Talbot, 89, remembers that day as a return to Cooperstown, having been there the month before for a celebration of baseball’s centennial. The village of 2,500 swelled to six times that size. All of the big three radio broadcasters were on hand.
“The biggest thing I remember was the large number of people for the event. I had never seen that many people in one place before,” said Talbot, who grew up outside of Syracuse, but lives in Cooperstown. After the war, he wondered about his future; it led him back to Cooperstown and the Baseball Hall of Fame, where he worked for 42 years, including a 25-year stint as director.
Osterhoudt knew he would back; he always is. The 96-year-old was there that first day, and for 65 out of the 68 induction ceremonies that followed (some years had none). A western square dance meeting, a family gathering and a pastor search for his church are the only things that kept his scorecard from being perfect over the decades.
“I was right up front on the platform where all the Hall of Famers and special people were sitting,” Osterhoudt said. “I saw Ruth. That was something. I never saw him play, just in news reports. He was a big fella, a big man.”

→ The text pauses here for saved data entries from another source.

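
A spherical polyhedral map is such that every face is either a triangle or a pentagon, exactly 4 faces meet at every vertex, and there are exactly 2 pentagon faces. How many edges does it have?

20

Let x be the number of triangles; then F = 2 + x.
Edge–face incidences: 2E = 5·2 + 3·x = 10 + 3x.
Every vertex has degree 4, so 4V = 2E.
Euler: V − E + F = 2 ⇒ (2E)/4 − E + (2 + x) = 2.
Multiply by 8: 2·(2E) − 4·(2E) + 8·(2 + x) = 16, i.e. 16 + 8x − 2·(10 + 3x) = 16.
Collecting terms: 2x − 4 = 16, so 2x = 20, so x = 10.
Then 2E = 10 + 3·10 = 40, so E = 20, V = 2E/4 = 10, F = 2 + 10 = 12.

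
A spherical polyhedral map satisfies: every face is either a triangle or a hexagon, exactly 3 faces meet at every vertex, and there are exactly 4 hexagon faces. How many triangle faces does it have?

4

Let x be the number of triangles; then F = 4 + x.
Edge–face incidences: 2E = 6·4 + 3·x = 24 + 3x.
Every vertex has degree 3, so 3V = 2E.
Euler: V − E + F = 2 ⇒ (2E)/3 − E + (4 + x) = 2.
Multiply by 6: 2·(2E) − 3·(2E) + 6·(4 + x) = 12, i.e. 24 + 6x − (24 + 3x) = 12.
Collecting terms: 3x = 12, so x = 4.
Then 2E = 24 + 3·4 = 36, so E = 18, V = 2E/3 = 12, F = 4 + 4 = 8.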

Niekro said the Hall of Fame feels like “family” and “home.” Still, he said in the gallery that bears his plaque, “every time I get here, I get chills and goose bumps.”
This is more than a shrine, more than an evocative wellspring of nostalgia for the game and its players and fans. It is a museum — the first sports museum in the world, Clark said — that is dedicated to history. For those who were there for the first induction of 26 members, including the inaugural five of Ruth and Cobb, Walter Johnson, Christy Mathewson and Honus Wagner, that 1939 day looms larger in memory, as a unique event evolved into history now distant.
“It’s imperative that we keep track of history,” said Osterhoudt, the nonagenarian sharp in mind and wit. “I never realized how big a deal it would be.
“It is quite a thing, don’t you think?”